Eric McCarthy '11 specialized in finance and minored in mathematical economics. He knows numbers. Working as an associate in Morgan Stanley's commodities finance division, he has to pay close attention to data. He analyzes revenue and losses on transactions by the bank's oil traders while keeping an eye on market and economic conditions.
With his penchant for data and strategic decisions, he bills his choice to come to Queens as a "funny story."
He'd already been accepted at two Georgia schools, but at the one college fair he attended he approached one table- Queens'. Invited for a visit, he and his mother came one Saturday for a quiet campus tour. "It just felt so good," Eric recalls, and decided Queens was the right fit. "It's the only decision I've ever made in my life that doesn't have a logical reason."

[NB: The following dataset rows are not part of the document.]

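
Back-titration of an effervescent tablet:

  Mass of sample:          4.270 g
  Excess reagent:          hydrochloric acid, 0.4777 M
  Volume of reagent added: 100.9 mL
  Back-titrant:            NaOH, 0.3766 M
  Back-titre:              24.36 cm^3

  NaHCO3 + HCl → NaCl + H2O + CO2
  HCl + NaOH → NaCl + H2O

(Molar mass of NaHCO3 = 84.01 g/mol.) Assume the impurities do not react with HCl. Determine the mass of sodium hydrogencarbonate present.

n(HCl) added = 0.1009 × 0.4777 = 0.04820 mol
n(NaOH) used in back-titration = 0.02436 × 0.3766 = 9.174 × 10^-3 mol
n(HCl) left over = 9.174 × 10^-3 mol (1:1 ratio)
n(HCl) consumed by analyte = 0.04820 − 9.174 × 10^-3 = 0.03903 mol
n(NaHCO3) = 0.03903 mol (1:1 ratio)
mass of NaHCO3 = 0.03903 × 84.01 = 3.279 g

3.279 g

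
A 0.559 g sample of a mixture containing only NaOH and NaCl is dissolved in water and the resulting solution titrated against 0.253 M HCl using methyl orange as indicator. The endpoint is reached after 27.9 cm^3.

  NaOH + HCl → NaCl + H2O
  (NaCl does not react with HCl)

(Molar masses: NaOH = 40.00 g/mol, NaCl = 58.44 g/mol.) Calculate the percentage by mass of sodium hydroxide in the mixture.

50.5 %

n(HCl) = 0.0279 × 0.253 = 7.06 × 10^-3 mol
Let x = n(NaOH), y = n(NaCl).
Titrant: 1x = 7.06 × 10^-3;  mass: 40.00x + 58.44y = 0.559
Solving, x = 7.06 × 10^-3 mol, y = 4.73 × 10^-3 mol
mass of NaOH = 7.06 × 10^-3 × 40.00 = 0.282 g
% NaOH = 0.282 / 0.559 × 100 = 50.5 %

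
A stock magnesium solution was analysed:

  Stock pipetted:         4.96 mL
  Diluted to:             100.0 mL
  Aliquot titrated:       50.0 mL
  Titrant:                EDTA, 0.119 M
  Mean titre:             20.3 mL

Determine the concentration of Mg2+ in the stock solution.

0.974 M

Mg^2+ + EDTA^4- → [Mg(EDTA)]^2-
n(EDTA) = 0.0203 × 0.119 = 2.42 × 10^-3 mol
n(Mg2+) in the aliquot = 2.42 × 10^-3 mol (1:1 ratio)
[Mg2+]_dilute = 2.42 × 10^-3 / 0.0500 = 0.0483 mol/L
Dilution factor = 100.0 / 4.96 = 20.16
[Mg2+]_stock = 0.0483 × 20.16 = 0.974 mol/L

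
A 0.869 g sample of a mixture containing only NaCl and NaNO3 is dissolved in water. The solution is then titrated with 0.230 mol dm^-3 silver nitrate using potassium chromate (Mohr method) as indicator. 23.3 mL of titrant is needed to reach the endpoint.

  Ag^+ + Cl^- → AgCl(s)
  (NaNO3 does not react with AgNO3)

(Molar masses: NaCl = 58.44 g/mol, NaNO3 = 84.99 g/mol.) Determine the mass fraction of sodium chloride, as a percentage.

n(AgNO3) = 0.0233 × 0.230 = 5.36 × 10^-3 mol
Let x = n(NaCl), y = n(NaNO3).
Titrant: 1x = 5.36 × 10^-3;  mass: 58.44x + 84.99y = 0.869
Solving, x = 5.36 × 10^-3 mol, y = 6.54 × 10^-3 mol
mass of NaCl = 5.36 × 10^-3 × 58.44 = 0.313 g
% NaCl = 0.313 / 0.869 × 100 = 36.0 %

36.0 %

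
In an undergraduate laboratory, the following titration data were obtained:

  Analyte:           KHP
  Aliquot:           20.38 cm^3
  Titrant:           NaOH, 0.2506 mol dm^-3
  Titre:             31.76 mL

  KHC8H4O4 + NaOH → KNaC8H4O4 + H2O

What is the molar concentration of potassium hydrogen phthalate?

n(NaOH) = 0.03176 L × 0.2506 mol/L = 7.959 × 10^-3 mol
n(KHC8H4O4) = 7.959 × 10^-3 mol (1:1 mole ratio)
[KHC8H4O4] = 7.959 × 10^-3 mol / 0.02038 L = 0.3905 mol/L

0.3905 mol/L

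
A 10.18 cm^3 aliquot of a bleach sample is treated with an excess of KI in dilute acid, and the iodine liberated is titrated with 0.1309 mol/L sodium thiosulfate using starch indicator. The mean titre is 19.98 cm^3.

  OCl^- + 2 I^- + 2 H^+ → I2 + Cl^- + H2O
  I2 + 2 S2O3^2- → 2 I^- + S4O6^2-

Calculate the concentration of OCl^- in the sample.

0.1285 mol/L

n(S2O3^2-) = 0.01998 × 0.1309 = 2.615 × 10^-3 mol
n(I2) = n(S2O3^2-)/2 = 1.308 × 10^-3 mol
n(OCl^-) in the aliquot = 1.308 × 10^-3 mol (1:1 ratio)
[OCl^-] = 1.308 × 10^-3 / 0.01018 = 0.1285 mol/L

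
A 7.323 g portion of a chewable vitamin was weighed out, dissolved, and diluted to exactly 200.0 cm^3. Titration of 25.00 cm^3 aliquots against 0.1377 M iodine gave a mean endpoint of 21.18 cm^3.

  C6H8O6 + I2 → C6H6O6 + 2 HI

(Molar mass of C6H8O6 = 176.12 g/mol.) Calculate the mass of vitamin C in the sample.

4.109 g

n(I2) per titration = 0.02118 × 0.1377 = 2.916 × 10^-3 mol
n(C6H8O6) in each aliquot = 2.916 × 10^-3 mol (1:1 ratio)
n(C6H8O6) in the whole flask = 2.916 × 10^-3 × 200.0/25.00 = 0.02333 mol
mass of C6H8O6 = 0.02333 × 176.12 = 4.109 g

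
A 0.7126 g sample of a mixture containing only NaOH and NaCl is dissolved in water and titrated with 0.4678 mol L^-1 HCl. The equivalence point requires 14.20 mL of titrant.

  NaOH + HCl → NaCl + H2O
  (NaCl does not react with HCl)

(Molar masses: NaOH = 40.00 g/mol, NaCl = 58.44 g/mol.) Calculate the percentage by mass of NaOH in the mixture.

n(HCl) = 0.01420 × 0.4678 = 6.643 × 10^-3 mol
Let x = n(NaOH), y = n(NaCl).
Titrant: 1x = 6.643 × 10^-3;  mass: 40.00x + 58.44y = 0.7126
Solving, x = 6.643 × 10^-3 mol, y = 7.647 × 10^-3 mol
mass of NaOH = 6.643 × 10^-3 × 40.00 = 0.2657 g
% NaOH = 0.2657 / 0.7126 × 100 = 37.29 %

37.29 %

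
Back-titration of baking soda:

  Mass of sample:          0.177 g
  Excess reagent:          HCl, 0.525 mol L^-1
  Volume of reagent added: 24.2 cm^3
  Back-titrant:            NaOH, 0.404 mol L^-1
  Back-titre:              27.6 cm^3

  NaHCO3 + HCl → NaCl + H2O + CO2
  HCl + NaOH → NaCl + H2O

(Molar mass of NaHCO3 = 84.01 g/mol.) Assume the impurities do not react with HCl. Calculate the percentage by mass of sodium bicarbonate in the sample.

73.8 %

n(HCl) added = 0.0242 × 0.525 = 0.0127 mol
n(NaOH) used in back-titration = 0.0276 × 0.404 = 0.0112 mol
n(HCl) left over = 0.0112 mol (1:1 ratio)
n(HCl) consumed by analyte = 0.0127 − 0.0112 = 1.55 × 10^-3 mol
n(NaHCO3) = 1.55 × 10^-3 mol (1:1 ratio)
mass of NaHCO3 = 1.55 × 10^-3 × 84.01 = 0.131 g
% NaHCO3 = 0.131 / 0.177 × 100 = 73.8 %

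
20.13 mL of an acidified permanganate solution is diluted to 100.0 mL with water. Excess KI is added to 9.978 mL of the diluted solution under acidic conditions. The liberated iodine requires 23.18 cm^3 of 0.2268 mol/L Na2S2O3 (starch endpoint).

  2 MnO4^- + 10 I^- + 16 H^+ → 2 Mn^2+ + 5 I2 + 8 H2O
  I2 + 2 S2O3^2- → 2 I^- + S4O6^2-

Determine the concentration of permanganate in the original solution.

n(S2O3^2-) = 0.02318 × 0.2268 = 5.257 × 10^-3 mol
n(I2) = n(S2O3^2-)/2 = 2.629 × 10^-3 mol
From the 2:5 ratio, n(MnO4^-) in the aliquot = 2/5 × 2.629 × 10^-3 = 1.051 × 10^-3 mol
[MnO4^-]_dilute = 1.051 × 10^-3 / 0.009978 = 0.1054 mol/L
[MnO4^-]_original = 0.1054 × 100.0/20.13 = 0.5235 mol/L

0.5235 mol/L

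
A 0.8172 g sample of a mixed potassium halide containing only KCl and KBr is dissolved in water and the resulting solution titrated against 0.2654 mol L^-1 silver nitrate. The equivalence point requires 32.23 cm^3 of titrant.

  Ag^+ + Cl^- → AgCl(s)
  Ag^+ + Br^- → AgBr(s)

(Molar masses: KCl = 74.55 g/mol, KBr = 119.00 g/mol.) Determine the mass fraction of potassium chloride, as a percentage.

n(AgNO3) = 0.03223 × 0.2654 = 8.554 × 10^-3 mol
Let x = n(KCl), y = n(KBr).
Titrant: 1x + 1y = 8.554 × 10^-3;  mass: 74.55x + 119.00y = 0.8172
Solving, x = 4.515 × 10^-3 mol, y = 4.038 × 10^-3 mol
mass of KCl = 4.515 × 10^-3 × 74.55 = 0.3366 g
% KCl = 0.3366 / 0.8172 × 100 = 41.19 %

41.19 %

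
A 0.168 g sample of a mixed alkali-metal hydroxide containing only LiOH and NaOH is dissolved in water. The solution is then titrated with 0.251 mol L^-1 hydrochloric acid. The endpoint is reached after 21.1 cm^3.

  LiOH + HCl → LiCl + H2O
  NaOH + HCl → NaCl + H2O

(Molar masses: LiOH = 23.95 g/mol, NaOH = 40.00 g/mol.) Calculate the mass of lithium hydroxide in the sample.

0.0654 g

n(HCl) = 0.0211 × 0.251 = 5.30 × 10^-3 mol
Let x = n(LiOH), y = n(NaOH).
Titrant: 1x + 1y = 5.30 × 10^-3;  mass: 23.95x + 40.00y = 0.168
Solving, x = 2.73 × 10^-3 mol, y = 2.56 × 10^-3 mol
mass of LiOH = 2.73 × 10^-3 × 23.95 = 0.0654 g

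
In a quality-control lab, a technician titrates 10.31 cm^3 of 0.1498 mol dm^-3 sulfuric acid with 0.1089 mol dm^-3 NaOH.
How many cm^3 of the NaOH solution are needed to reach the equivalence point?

H2SO4 + 2 NaOH → Na2SO4 + 2 H2O
n(H2SO4) = 0.01031 L × 0.1498 mol/L = 1.544 × 10^-3 mol
From the 2:1 stoichiometry, n(NaOH) = 2/1 × 1.544 × 10^-3 = 3.089 × 10^-3 mol
V(NaOH) = 3.089 × 10^-3 mol / 0.1089 mol/L = 0.02836 L = 28.36 mL

28.36 mL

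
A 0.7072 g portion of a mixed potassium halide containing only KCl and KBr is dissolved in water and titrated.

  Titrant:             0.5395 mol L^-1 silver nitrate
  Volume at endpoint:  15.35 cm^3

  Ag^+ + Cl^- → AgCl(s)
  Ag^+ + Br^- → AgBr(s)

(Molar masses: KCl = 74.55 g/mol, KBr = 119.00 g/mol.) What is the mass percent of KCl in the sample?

66.00 %

n(AgNO3) = 0.01535 × 0.5395 = 8.281 × 10^-3 mol
Let x = n(KCl), y = n(KBr).
Titrant: 1x + 1y = 8.281 × 10^-3;  mass: 74.55x + 119.00y = 0.7072
Solving, x = 6.260 × 10^-3 mol, y = 2.021 × 10^-3 mol
mass of KCl = 6.260 × 10^-3 × 74.55 = 0.4667 g
% KCl = 0.4667 / 0.7072 × 100 = 66.00 %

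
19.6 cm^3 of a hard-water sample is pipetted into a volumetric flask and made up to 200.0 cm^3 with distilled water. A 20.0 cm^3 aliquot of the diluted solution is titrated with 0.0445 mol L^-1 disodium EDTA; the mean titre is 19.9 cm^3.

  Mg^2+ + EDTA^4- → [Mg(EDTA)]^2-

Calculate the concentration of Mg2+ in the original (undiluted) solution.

0.452 mol/L

n(EDTA) = 0.0199 × 0.0445 = 8.86 × 10^-4 mol
n(Mg2+) in the aliquot = 8.86 × 10^-4 mol (1:1 ratio)
[Mg2+]_dilute = 8.86 × 10^-4 / 0.0200 = 0.0443 mol/L
Dilution factor = 200.0 / 19.6 = 10.20
[Mg2+]_stock = 0.0443 × 10.20 = 0.452 mol/L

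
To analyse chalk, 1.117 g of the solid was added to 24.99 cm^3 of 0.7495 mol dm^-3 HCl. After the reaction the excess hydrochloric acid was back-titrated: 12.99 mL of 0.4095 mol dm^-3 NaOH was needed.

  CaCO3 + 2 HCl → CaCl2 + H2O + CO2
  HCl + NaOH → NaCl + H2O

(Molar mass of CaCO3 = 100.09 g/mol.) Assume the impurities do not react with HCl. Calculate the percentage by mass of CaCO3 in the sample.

60.08 %

n(HCl) added = 0.02499 × 0.7495 = 0.01873 mol
n(NaOH) used in back-titration = 0.01299 × 0.4095 = 5.319 × 10^-3 mol
n(HCl) left over = 5.319 × 10^-3 mol (1:1 ratio)
n(HCl) consumed by analyte = 0.01873 − 5.319 × 10^-3 = 0.01341 mol
From the 1:2 ratio, n(CaCO3) = 1/2 × 0.01341 = 6.705 × 10^-3 mol
mass of CaCO3 = 6.705 × 10^-3 × 100.09 = 0.6711 g
% CaCO3 = 0.6711 / 1.117 × 100 = 60.08 %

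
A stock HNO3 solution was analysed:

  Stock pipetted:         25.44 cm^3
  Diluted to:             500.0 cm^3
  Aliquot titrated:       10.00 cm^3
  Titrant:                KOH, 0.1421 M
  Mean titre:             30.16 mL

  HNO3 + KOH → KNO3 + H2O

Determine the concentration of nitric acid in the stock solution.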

Following his intuition worked out. At Queens he felt nurtured, especially by the faculty. "I had great professors there who really believed in me and gave me great advice," he says.
One was Gary Powell, associate professor of finance in the McColl School of Business. "Eric was one of the most energetic, hardworking and capable students I have ever had the pleasure to teach. He was never satisfied with learning only what was expected," he recalls.
Never being satisfied helped Eric land at Morgan Stanley upon graduation. He attributes his success to hard work. When first interning at the firm, Eric and the other interns were told:
"Everyone here is smart. You're not going to differentiate yourself by being smart. It's your work ethic."
Eric also learned this lesson during his junior year abroad at the London School of Economics. "That experience for me was really rigorous," he says. He struggled to keep up academically for the first time in his school career. Most nights during exam term he was in the library until dawn to learn advanced math and finance concepts.
The data-driven experience in London, paired with Queens' liberal arts focus, helped shape him into the man he is today.
"One of the things that I appreciated most was that Queens encouraged, and the professors allowed you to have, intellectual freedom," he says.
"Queens allowed me to fly on my own."